The Timesclaims that Mr Javid is more ‘hawkish’ about lifting coronavirus restrictions than his predecessor, Matt Hancock. Government sources allegedly told the newspaper of record that his appointment means it is more likely that the country will see an end of restrictions by July 19th — provided there is not a sharp rise in hospitalisations as a result of the spread of the Indian variant of the virus.
However, Prime Minister Boris Johnson had stated in early June that he saw “nothing in the data” to mean the June 21st easing of social distancing measures could not go ahead, only to announce less than two weeks later an extension of restrictions to July 19th. The UK has been in some form of lockdown or restrictions since March 2020.
Also on Sunday, a member of the influential Scientific Advisory Group on Emergencies (SAGE), which advises the government on its pandemic strategy, has urged the prime minister not to consider an early unlocking of the country, saying that July the 19th was the “earliest” date for so-called ‘Freedom Day’.

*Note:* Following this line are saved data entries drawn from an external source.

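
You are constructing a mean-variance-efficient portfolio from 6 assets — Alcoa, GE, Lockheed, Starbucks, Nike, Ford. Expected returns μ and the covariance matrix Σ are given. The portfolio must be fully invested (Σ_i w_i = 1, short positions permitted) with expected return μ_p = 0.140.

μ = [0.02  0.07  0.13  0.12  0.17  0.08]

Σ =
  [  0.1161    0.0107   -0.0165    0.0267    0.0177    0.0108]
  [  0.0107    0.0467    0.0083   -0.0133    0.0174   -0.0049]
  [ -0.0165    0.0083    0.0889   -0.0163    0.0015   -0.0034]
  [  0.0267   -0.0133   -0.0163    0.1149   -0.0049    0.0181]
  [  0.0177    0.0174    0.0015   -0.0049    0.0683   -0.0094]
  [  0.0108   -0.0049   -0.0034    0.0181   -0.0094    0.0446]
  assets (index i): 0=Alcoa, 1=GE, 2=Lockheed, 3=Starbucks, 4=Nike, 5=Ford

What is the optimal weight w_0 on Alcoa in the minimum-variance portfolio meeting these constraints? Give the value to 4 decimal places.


-0.1158

x=Σ⁻¹μ = [-0.6213  0.9328  1.5333  1.2816  2.7774  2.2288]
y=Σ⁻¹𝟙 = [2.3811  18.9337  12.2455  8.8501  12.8669  23.9788]
a=μᵀx=1.056449  b=𝟙ᵀx=8.132574  c=𝟙ᵀy=79.256052  D=ac−b²=17.591260
λ₁=(c·0.140−b)/D = (79.256052·0.140−8.132574)/17.591260 = 0.168451
λ₂=(a−b·0.140)/D = (1.056449−8.132574·0.140)/17.591260 = -0.004668
w* = 0.168451·x + -0.004668·y:
  w_0 = 0.168451·-0.6213 + -0.004668·2.3811 = -0.1158  (Alcoa)
  w_1 = 0.168451·0.9328 + -0.004668·18.9337 = 0.0688  (GE)
  w_2 = 0.168451·1.5333 + -0.004668·12.2455 = 0.2011  (Lockheed)
  w_3 = 0.168451·1.2816 + -0.004668·8.8501 = 0.1746  (Starbucks)
  w_4 = 0.168451·2.7774 + -0.004668·12.8669 = 0.4078  (Nike)
  w_5 = 0.168451·2.2288 + -0.004668·23.9788 = 0.2635  (Ford)
Σw_i=1.0000  μᵀw=0.1400
σ²=wᵀΣw=λ₁·μ_p+λ₂ = 0.168451·0.140 + -0.004668 = 0.018915 ≈ 0.0189


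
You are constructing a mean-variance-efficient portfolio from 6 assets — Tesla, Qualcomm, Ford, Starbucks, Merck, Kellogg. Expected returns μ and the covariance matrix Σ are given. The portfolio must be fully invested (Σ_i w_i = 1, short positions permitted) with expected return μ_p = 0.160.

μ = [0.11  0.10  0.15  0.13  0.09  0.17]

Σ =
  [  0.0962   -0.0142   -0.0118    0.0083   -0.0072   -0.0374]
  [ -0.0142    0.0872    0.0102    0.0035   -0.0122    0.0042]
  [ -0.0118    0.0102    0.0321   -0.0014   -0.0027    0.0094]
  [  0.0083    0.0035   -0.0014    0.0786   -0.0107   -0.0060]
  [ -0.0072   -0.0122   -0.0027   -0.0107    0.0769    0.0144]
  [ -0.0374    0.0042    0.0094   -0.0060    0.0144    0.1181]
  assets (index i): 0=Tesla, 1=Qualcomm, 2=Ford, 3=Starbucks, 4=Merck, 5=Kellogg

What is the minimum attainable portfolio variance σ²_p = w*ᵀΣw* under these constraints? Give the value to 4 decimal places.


0.0255

p=Σ⁻¹μ = [2.5433  1.0589  4.9944  1.7857  1.6828  1.6952]
q=Σ⁻¹𝟙 = [20.5470  12.3233  33.8857  13.8562  18.0642  10.3403]
a=μᵀp=1.806588  b=𝟙ᵀp=13.760286  c=𝟙ᵀq=109.016671  D=ac−b²=7.602725
λ₁=(c·0.160−b)/D = (109.016671·0.160−13.760286)/7.602725 = 0.484350
λ₂=(a−b·0.160)/D = (1.806588−13.760286·0.160)/7.602725 = -0.051963
w* = 0.484350·p + -0.051963·q:
  w_0 = 0.484350·2.5433 + -0.051963·20.5470 = 0.1642  (Tesla)
  w_1 = 0.484350·1.0589 + -0.051963·12.3233 = -0.1275  (Qualcomm)
  w_2 = 0.484350·4.9944 + -0.051963·33.8857 = 0.6582  (Ford)
  w_3 = 0.484350·1.7857 + -0.051963·13.8562 = 0.1449  (Starbucks)
  w_4 = 0.484350·1.6828 + -0.051963·18.0642 = -0.1236  (Merck)
  w_5 = 0.484350·1.6952 + -0.051963·10.3403 = 0.2838  (Kellogg)
Σw_i=1.0000  μᵀw=0.1600
σ²=wᵀΣw=λ₁·μ_p+λ₂ = 0.484350·0.160 + -0.051963 = 0.025533 ≈ 0.0255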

When asked on the BBC’s Andrew Marr Show if the date could be moved forward to July 5th, Prof Peter Horby said: “No, I wouldn’t do that.

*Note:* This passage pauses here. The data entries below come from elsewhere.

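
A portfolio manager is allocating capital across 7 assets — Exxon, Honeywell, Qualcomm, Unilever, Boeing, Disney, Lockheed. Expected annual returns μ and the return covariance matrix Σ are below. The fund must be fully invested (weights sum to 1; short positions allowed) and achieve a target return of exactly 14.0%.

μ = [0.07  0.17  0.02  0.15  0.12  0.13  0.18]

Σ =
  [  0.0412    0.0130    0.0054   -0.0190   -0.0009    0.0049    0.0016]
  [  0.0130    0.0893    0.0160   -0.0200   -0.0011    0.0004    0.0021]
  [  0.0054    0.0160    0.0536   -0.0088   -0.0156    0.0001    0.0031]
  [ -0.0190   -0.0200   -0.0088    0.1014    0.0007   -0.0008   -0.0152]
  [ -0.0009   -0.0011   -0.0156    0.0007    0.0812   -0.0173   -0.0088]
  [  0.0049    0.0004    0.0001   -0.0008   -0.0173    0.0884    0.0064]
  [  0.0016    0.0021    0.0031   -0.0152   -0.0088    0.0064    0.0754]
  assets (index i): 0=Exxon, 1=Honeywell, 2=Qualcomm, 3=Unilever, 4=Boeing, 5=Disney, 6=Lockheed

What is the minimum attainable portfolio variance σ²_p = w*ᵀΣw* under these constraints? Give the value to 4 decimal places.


0.0102

x=Σ⁻¹μ = [1.9850  2.0944  0.4825  2.7451  2.2584  1.6039  2.9478]
y=Σ⁻¹𝟙 = [26.7902  7.7845  22.2814  20.8795  21.4294  12.9060  17.1759]
a=μᵀx=1.926551  b=𝟙ᵀx=14.117211  c=𝟙ᵀy=129.247000  D=ac−b²=49.705314
λ₁=(c·0.140−b)/D = (129.247000·0.140−14.117211)/49.705314 = 0.080019
λ₂=(a−b·0.140)/D = (1.926551−14.117211·0.140)/49.705314 = -0.001003
w* = 0.080019·x + -0.001003·y:
  w_0 = 0.080019·1.9850 + -0.001003·26.7902 = 0.1320  (Exxon)
  w_1 = 0.080019·2.0944 + -0.001003·7.7845 = 0.1598  (Honeywell)
  w_2 = 0.080019·0.4825 + -0.001003·22.2814 = 0.0163  (Qualcomm)
  w_3 = 0.080019·2.7451 + -0.001003·20.8795 = 0.1987  (Unilever)
  w_4 = 0.080019·2.2584 + -0.001003·21.4294 = 0.1592  (Boeing)
  w_5 = 0.080019·1.6039 + -0.001003·12.9060 = 0.1154  (Disney)
  w_6 = 0.080019·2.9478 + -0.001003·17.1759 = 0.2187  (Lockheed)
Σw_i=1.0000  μᵀw=0.1400
σ²=wᵀΣw=λ₁·μ_p+λ₂ = 0.080019·0.140 + -0.001003 = 0.010200 ≈ 0.0102


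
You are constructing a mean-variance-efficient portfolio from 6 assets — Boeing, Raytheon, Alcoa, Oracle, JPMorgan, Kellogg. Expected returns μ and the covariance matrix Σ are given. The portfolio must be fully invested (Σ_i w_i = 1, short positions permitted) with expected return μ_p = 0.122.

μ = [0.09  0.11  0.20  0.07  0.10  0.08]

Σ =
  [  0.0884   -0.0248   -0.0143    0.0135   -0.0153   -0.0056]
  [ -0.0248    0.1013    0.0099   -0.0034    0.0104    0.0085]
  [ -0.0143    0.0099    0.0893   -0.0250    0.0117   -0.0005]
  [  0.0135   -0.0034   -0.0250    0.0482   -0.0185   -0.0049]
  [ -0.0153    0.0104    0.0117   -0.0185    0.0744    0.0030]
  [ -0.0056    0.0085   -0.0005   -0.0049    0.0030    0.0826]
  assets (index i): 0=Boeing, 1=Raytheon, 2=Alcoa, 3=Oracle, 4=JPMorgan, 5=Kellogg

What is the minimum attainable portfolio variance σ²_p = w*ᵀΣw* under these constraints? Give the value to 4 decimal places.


0.0110

g=Σ⁻¹μ = [1.6714  1.0178  3.1404  3.5226  1.8817  1.1367]
h=Σ⁻¹𝟙 = [16.2002  9.7933  20.3744  36.8525  20.8085  13.7508]
a=μᵀg=1.416172  b=𝟙ᵀg=12.370760  c=𝟙ᵀh=117.779755  D=ac−b²=13.760659
λ₁=(c·0.122−b)/D = (117.779755·0.122−12.370760)/13.760659 = 0.145223
λ₂=(a−b·0.122)/D = (1.416172−12.370760·0.122)/13.760659 = -0.006763
w* = 0.145223·g + -0.006763·h:
  w_0 = 0.145223·1.6714 + -0.006763·16.2002 = 0.1332  (Boeing)
  w_1 = 0.145223·1.0178 + -0.006763·9.7933 = 0.0816  (Raytheon)
  w_2 = 0.145223·3.1404 + -0.006763·20.3744 = 0.3183  (Alcoa)
  w_3 = 0.145223·3.5226 + -0.006763·36.8525 = 0.2623  (Oracle)
  w_4 = 0.145223·1.8817 + -0.006763·20.8085 = 0.1325  (JPMorgan)
  w_5 = 0.145223·1.1367 + -0.006763·13.7508 = 0.0721  (Kellogg)
Σw_i=1.0000  μᵀw=0.1220
σ²=wᵀΣw=λ₁·μ_p+λ₂ = 0.145223·0.122 + -0.006763 = 0.010954 ≈ 0.0110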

“I think it was a very sensible move to put it back by four weeks and I don’t think we should rush into anything.
“We really want to make sure we can release all restrictions and not have to backtrack at all.”
Javid previously held the posts of Home Secretary, often seen as a poisoned chalice of ministerial roles, and the second-most powerful position in the government as Chancellor of the Exchequer.
Prime Minister Boris Johnson appointed Javid to the post following Mr Hancock’s resignation after he was revealed to be having an affair with a married aide and was caught on camera with her in a passionate embrace — which was in contravention of social distancing rules at the time.
Johnson had signalled that he was not expecting his minister to resign. However, after mounting pressure and accusations of hypocrisy — Hancock overseeing measures that restricted Britons’ ability to spend time with loved ones — he resigned last night.